Considering the 90-day investment horizon Dlocal is expected to generate 0.59 times more return on investment than StoneCo. However, Dlocal is 1.68 times less risky than StoneCo. It trades about 0.19 of its potential returns per unit of risk. StoneCo is currently generating about 0.04 per unit of risk. If you would invest  1,080  in Dlocal on November 19, 2024 and sell it today you would earn a total of  259.00  from holding Dlocal or generate 23.98% return on investment over 90 days.
Time Period3 Months [change]
DirectionMoves Against 
StrengthInsignificant
Accuracy100.0%
ValuesDaily Returns

Dlocal  vs.  StoneCo

 Performance 
       Timeline  
Dlocal 

Risk-Adjusted Performance

Good

 
Weak
 
Strong
Compared to the overall equity markets, risk-adjusted returns on investments in Dlocal are ranked lower than 14 (%) of all global equities and portfolios over the last 90 days. In spite of very unsteady essential indicators, Dlocal displayed solid returns over the last few months and may actually be approaching a breakup point.
StoneCo 

Risk-Adjusted Performance

Insignificant

 
Weak
 
Strong
Compared to the overall equity markets, risk-adjusted returns on investments in StoneCo are ranked lower than 3 (%) of all global equities and portfolios over the last 90 days. In spite of rather unfluctuating basic indicators, StoneCo may actually be approaching a critical reversion point that can send shares even higher in March 2025.
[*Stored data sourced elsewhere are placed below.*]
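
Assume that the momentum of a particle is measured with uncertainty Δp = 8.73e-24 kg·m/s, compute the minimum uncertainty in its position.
6.040 pm

Using the Heisenberg uncertainty principle:
ΔxΔp ≥ ℏ/2

The minimum uncertainty in position is:
Δx_min = ℏ/(2Δp)
Δx_min = (1.055e-34 J·s) / (2 × 8.730e-24 kg·m/s)
Δx_min = 6.040e-12 m = 6.040 pm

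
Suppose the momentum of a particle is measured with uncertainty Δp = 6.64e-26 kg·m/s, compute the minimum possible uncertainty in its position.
794.105 pm

Using the Heisenberg uncertainty principle:
ΔxΔp ≥ ℏ/2

The minimum uncertainty in position is:
Δx_min = ℏ/(2Δp)
Δx_min = (1.055e-34 J·s) / (2 × 6.640e-26 kg·m/s)
Δx_min = 7.941e-10 m = 794.105 pm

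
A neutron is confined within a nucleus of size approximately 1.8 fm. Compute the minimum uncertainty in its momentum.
2.929 × 10^-20 kg·m/s

Using the Heisenberg uncertainty principle:
ΔxΔp ≥ ℏ/2

With Δx ≈ L = 1.800e-15 m (the confinement size):
Δp_min = ℏ/(2Δx)
Δp_min = (1.055e-34 J·s) / (2 × 1.800e-15 m)
Δp_min = 2.929e-20 kg·m/s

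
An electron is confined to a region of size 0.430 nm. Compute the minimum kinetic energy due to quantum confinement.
51.514 meV

Using the uncertainty principle:

1. Position uncertainty: Δx ≈ 4.300e-10 m
2. Minimum momentum uncertainty: Δp = ℏ/(2Δx) = 1.226e-25 kg·m/s
3. Minimum kinetic energy:
   KE = (Δp)²/(2m) = (1.226e-25)²/(2 × 9.109e-31 kg)
   KE = 8.253e-21 J = 51.514 meV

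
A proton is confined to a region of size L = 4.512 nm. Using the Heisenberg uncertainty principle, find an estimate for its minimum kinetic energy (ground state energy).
254.810 neV

Using the uncertainty principle to estimate ground state energy:

1. The position uncertainty is approximately the confinement size:
   Δx ≈ L = 4.512e-09 m

2. From ΔxΔp ≥ ℏ/2, the minimum momentum uncertainty is:
   Δp ≈ ℏ/(2L) = 1.169e-26 kg·m/s

3. The kinetic energy is approximately:
   KE ≈ (Δp)²/(2m) = (1.169e-26)²/(2 × 1.673e-27 kg)
   KE ≈ 4.083e-26 J = 254.810 neV

This is an order-of-magnitude estimate of the ground state energy.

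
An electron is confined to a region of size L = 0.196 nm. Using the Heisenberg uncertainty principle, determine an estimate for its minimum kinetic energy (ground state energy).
247.942 meV

Using the uncertainty principle to estimate ground state energy:

1. The position uncertainty is approximately the confinement size:
   Δx ≈ L = 1.960e-10 m

2. From ΔxΔp ≥ ℏ/2, the minimum momentum uncertainty is:
   Δp ≈ ℏ/(2L) = 2.690e-25 kg·m/s

3. The kinetic energy is approximately:
   KE ≈ (Δp)²/(2m) = (2.690e-25)²/(2 × 9.109e-31 kg)
   KE ≈ 3.972e-20 J = 247.942 meV

This is an order-of-magnitude estimate of the ground state energy.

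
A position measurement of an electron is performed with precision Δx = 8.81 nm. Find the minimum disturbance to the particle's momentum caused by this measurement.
5.985 × 10^-27 kg·m/s

The uncertainty principle implies that measuring position disturbs momentum:
ΔxΔp ≥ ℏ/2

When we measure position with precision Δx, we necessarily introduce a momentum uncertainty:
Δp ≥ ℏ/(2Δx)
Δp_min = (1.055e-34 J·s) / (2 × 8.810e-09 m)
Δp_min = 5.985e-27 kg·m/s

The more precisely we measure position, the greater the momentum disturbance.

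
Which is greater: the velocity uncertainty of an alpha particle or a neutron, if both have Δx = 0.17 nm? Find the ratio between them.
The neutron has the larger minimum velocity uncertainty, by a ratio of 4.0.

For both particles, Δp_min = ℏ/(2Δx) = 3.102e-25 kg·m/s (same for both).

The velocity uncertainty is Δv = Δp/m:
- alpha particle: Δv = 3.102e-25 / 6.645e-27 = 4.668e+01 m/s = 46.679 m/s
- neutron: Δv = 3.102e-25 / 1.675e-27 = 1.852e+02 m/s = 185.183 m/s

Ratio: 1.852e+02 / 4.668e+01 = 4.0

The lighter particle has larger velocity uncertainty because Δv ∝ 1/m.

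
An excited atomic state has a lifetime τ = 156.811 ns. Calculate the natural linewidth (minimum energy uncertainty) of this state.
2.099 neV

Using the energy-time uncertainty principle:
ΔEΔt ≥ ℏ/2

The lifetime τ represents the time uncertainty Δt.
The natural linewidth (minimum energy uncertainty) is:

ΔE = ℏ/(2τ)
ΔE = (1.055e-34 J·s) / (2 × 1.568e-07 s)
ΔE = 3.363e-28 J = 2.099 neV

This natural linewidth limits the precision of spectroscopic measurements.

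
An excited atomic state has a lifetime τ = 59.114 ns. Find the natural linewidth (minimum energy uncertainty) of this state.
5.567 neV

Using the energy-time uncertainty principle:
ΔEΔt ≥ ℏ/2

The lifetime τ represents the time uncertainty Δt.
The natural linewidth (minimum energy uncertainty) is:

ΔE = ℏ/(2τ)
ΔE = (1.055e-34 J·s) / (2 × 5.911e-08 s)
ΔE = 8.920e-28 J = 5.567 neV

This natural linewidth limits the precision of spectroscopic measurements.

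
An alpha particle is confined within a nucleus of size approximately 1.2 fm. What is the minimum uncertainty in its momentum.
4.394 × 10^-20 kg·m/s

Using the Heisenberg uncertainty principle:
ΔxΔp ≥ ℏ/2

With Δx ≈ L = 1.200e-15 m (the confinement size):
Δp_min = ℏ/(2Δx)
Δp_min = (1.055e-34 J·s) / (2 × 1.200e-15 m)
Δp_min = 4.394e-20 kg·m/s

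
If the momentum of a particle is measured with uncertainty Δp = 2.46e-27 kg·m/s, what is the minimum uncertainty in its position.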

Dlocal and StoneCo Volatility Contrast

   Predicted Return Density   
       Returns  

Pair Trading with Dlocal and StoneCo

The main advantage of trading using opposite Dlocal and StoneCo positions is that it hedges away some unsystematic risk. Because of two separate transactions, even if Dlocal position performs unexpectedly, StoneCo can make up some of the losses. Pair trading also minimizes risk from directional movements in the market. For example, if an entire industry or sector drops because of unexpected headlines, the short position in StoneCo will offset losses from the drop in StoneCo's long position.
The idea behind Dlocal and StoneCo pairs trading is to make the combined position market-neutral, meaning the overall market's direction will not affect its win or loss (or potential downside or upside). This can be achieved by designing a pairs trade with two highly correlated stocks or equities that operate in a similar space or sector, making it possible to obtain profits through simple and relatively low-risk investment.
Check out your portfolio center.
Note that this page's information should be used as a complementary analysis to find the right mix of equity instruments to add to your existing portfolios or create a brand new portfolio. You can also try the Investing Opportunities module to build portfolios using our predefined set of ideas and optimize them against your investing preferences.